The fast urbanization increased and still increases the need for providing more housing, infrastructure and services. Since the 1970s, and in some cases, even before, the public and private sectors are associated in the development and construction of a large number of new towns as a way to meet the related challenges. Local governments play a significant role in this process as they grant building permits. In search of economic development they often modify planning instruments to allow new real estate developments.

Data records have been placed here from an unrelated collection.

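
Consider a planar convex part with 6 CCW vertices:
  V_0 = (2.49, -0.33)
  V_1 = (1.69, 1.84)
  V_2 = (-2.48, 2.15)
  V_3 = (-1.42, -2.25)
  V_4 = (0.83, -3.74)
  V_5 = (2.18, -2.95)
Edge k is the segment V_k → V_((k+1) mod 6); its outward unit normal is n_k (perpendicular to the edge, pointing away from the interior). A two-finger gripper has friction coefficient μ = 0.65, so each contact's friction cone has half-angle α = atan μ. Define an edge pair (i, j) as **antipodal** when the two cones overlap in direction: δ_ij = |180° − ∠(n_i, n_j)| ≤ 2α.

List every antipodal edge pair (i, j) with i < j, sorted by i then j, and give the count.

count = 6; pairs: (0,2), (0,3), (1,3), (1,4), (2,5), (3,5)

α = atan 0.65 = 33.02°;  2α = 66.05°
n_0 = (+0.9383, +0.3459)
n_1 = (+0.0741, +0.9972)
n_2 = (-0.9722, -0.2342)
n_3 = (-0.5521, -0.8338)
n_4 = (+0.5051, -0.8631)
n_5 = (+0.9931, -0.1175)
  (0,1): δ = 114.49°  ·
  (0,2): δ = 6.69°  ✓
  (0,3): δ = 36.25°  ✓
  (0,4): δ = 100.10°  ·
  (0,5): δ = 153.02°  ·
  (1,2): δ = 72.20°  ·
  (1,3): δ = 29.26°  ✓
  (1,4): δ = 34.59°  ✓
  (1,5): δ = 87.50°  ·
  (2,3): δ = 137.06°  ·
  (2,4): δ = 73.21°  ·
  (2,5): δ = 20.29°  ✓
  (3,4): δ = 116.15°  ·
  (3,5): δ = 63.23°  ✓
  (4,5): δ = 127.08°  ·
antipodal pairs: 6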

On this background, and under the influence of the Sustainable Development Goals and the New Urban Agenda, sustainable development is receiving increasing attention among policy makers, urban managers, developers and civil society organizations. Over the past decades a private sector led urban governance model has evolved in satellite cities, and it has consolidated slowly in Indonesia. Within this framework private developers assume broad responsibilities for constructing and managing suburban areas (Firman and Fahmi, 2017, Kenichiro, 2015). The model has been widely accepted and supported by most parties in the country, including the government, and it has been exported to neighboring countries like Vietnam, Malaysia and the Philippines (Dieleman, 2011). This project "Cooperation for Sustainable Urbanization", abbreviated as CfSU, aims to take the great challenge of the time to find ways how to make the model more sustainable, i.e. inclusive and socially integrative, environmentally friendly and still economically viable under changed framework conditions.